Men. Who did he think had been applying ointments, soothing brows, and praying for the recovery of the wounded? Hugh probably thought the elves came and took care of all that. He certainly didn’t value her labor or her skill in anything but the bedchamber.
She jumped when his hand encircled her wrist.
“It is dark, isn’t it?” He led her toward the bed. “Be careful of the step. Did you finish caring for the men?”
“Aye.”
Lifting her, he sat her on the mattress. “It’s smelly, I’m afraid. If the prince gives Richard the right to keep the castle, he’ll need a wife to set things straight.”
She murmured agreement as he slipped her shoes off her feet and turned her lengthwise on the bed. He scooted in beside her. The pillow was nothing but a bag filled with feathers from a goose that had no doubt expired from old age. The covers, she feared, crawled with vermin. It was cold and damp, and she braced herself for Hugh’s kiss like a true martyr. Instead she heard a hiss of steel from beside her head as he drew his blade from his scabbard.
“Who’s there?” He shot off the mattress.
“My lord, don’t hurt me.” In the dim light, a man stood with upraised arms. “’Tis Sir Lyndon, come to plead my case.”
“Why did they let you out of the dungeon?” Hugh asked, and Edlyn shivered at the chill in his tone.
“They wanted to put me out of the castle.” Sir Lyndon took a few steps in, and Hugh moved between her and the knight. “But I hid and came to you here. Please, my lord, don’t turn me out. I’ve been with you for years, fighting at your side, and you wouldn’t scorn me for one slight misspoken word.”
“Slight? You slander my wife and you call it slight?”

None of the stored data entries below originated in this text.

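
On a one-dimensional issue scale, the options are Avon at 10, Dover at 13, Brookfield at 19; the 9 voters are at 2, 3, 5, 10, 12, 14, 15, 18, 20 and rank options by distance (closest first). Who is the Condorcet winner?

With single-peaked preferences on a line, the Condorcet winner is the candidate closest to the median voter.
The median voter (position 12) is closest to Dover at 13.
Check: Dover vs Avon — voters closer to Dover: 5 of 9.

Dover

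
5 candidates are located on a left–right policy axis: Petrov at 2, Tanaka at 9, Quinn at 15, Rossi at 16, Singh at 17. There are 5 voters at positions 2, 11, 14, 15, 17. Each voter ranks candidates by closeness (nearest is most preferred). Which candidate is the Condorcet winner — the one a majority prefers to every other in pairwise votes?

Quinn

With single-peaked preferences on a line, the Condorcet winner is the candidate closest to the median voter.
The median voter (position 14) is closest to Quinn at 15.
Check: Quinn vs Tanaka — voters closer to Quinn: 3 of 5.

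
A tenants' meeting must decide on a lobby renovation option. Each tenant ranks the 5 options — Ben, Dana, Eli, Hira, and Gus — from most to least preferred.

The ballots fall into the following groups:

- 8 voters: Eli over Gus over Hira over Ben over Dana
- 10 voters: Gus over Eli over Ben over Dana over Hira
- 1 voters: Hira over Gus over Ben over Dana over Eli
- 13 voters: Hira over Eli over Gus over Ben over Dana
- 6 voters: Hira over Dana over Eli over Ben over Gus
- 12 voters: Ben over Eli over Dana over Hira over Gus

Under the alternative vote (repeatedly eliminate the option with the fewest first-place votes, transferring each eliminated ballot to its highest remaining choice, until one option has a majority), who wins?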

Both men were silhouettes now, blocking the square of light from the doorway, shifting from foot to foot, showing by their stances who was the penitent and who the master.
“Nay, ’twas not what I meant.” Sir Lyndon stammered, and Edlyn would bet he had broken a sweat. “’Twas the heat of battle and the embarrassment of defeat combined to make me thoughtless in my discourse. I would never speak ill of the woman you have chosen to take as your own.”
Hugh didn’t answer.
Sir Lyndon tried to cajole him, to become the jolly companion. “We’ve had good times, Hugh.” Then, with a little mo
re desperation, “I have saved your life more than once.”
“As I have saved yours. Are we not even?”
“It’s good to have someone to watch your back whom you can trust.”
Hugh seemed hard, immovable, without pity.
Edlyn couldn’t stand it. “Hugh,” she whispered. “Let him stay.”
She thought neither man heard her.
Then Hugh glanced back at Edlyn. “Will you take compassion from the hands of my lady?”
Sir Lyndon turned his head to the side, and she saw his silhouette as he licked his lips. Hugh had made it as difficult for him as he could, and that she hadn’t intended. She should have let Hugh handle this rather than interfere. Didn’t Hugh realize how much Sir Lyndon must resent her?
Slowly, as if each word hurt him to say, Sir Lyndon answered, “I will take your lady’s compassion.”
“Very well, then. You can go on with us to Roxford Castle, but Sir Philip is my lead knight now.”
Sir Lyndon leaped toward Hugh. “But you promised—”
“I know what I promised, but I promised it to a man I deemed worthy.” His hand fell on Sir Lyndon’s shoulder. “When you have proved yourself again, I will compensate you fairly.”
Sir Lyndon’s indrawn breath was audible, and Edryn wondered how Hugh could be oblivious to his ire.
“How long will this trial take?” Sir Lyndon asked in a strangled voice.
“Not so long. As you said, you have been my faithful comrade for years.” He shook Sir Lyndon, then released him. “’Twill not be so long. You’ll see.”
“My thanks. I’ll not disappoint you again.” Sir Lyndon walked out of the room, and Edlyn thought that in the middle of his dark silhouette a fire glowed.
“That went well.” Hugh sounded cheerful as he slipped his dagger into its sheath beneath her pillow and climbed into bed.
“It did?”
“Aye. He’s back in the fold and knows he must defer to you as my lady.”
“I don’t want to be the cause of discord between you and one of your trusted knights.”
“You’re not that.” Hugh lifted her so she rested against him. His warmth assailed the chill of the rugs around her, and she tried to move closer still. “An unease about Sir Lyndon has been growing in my mind, and this insolence on his part has only strengthened it.”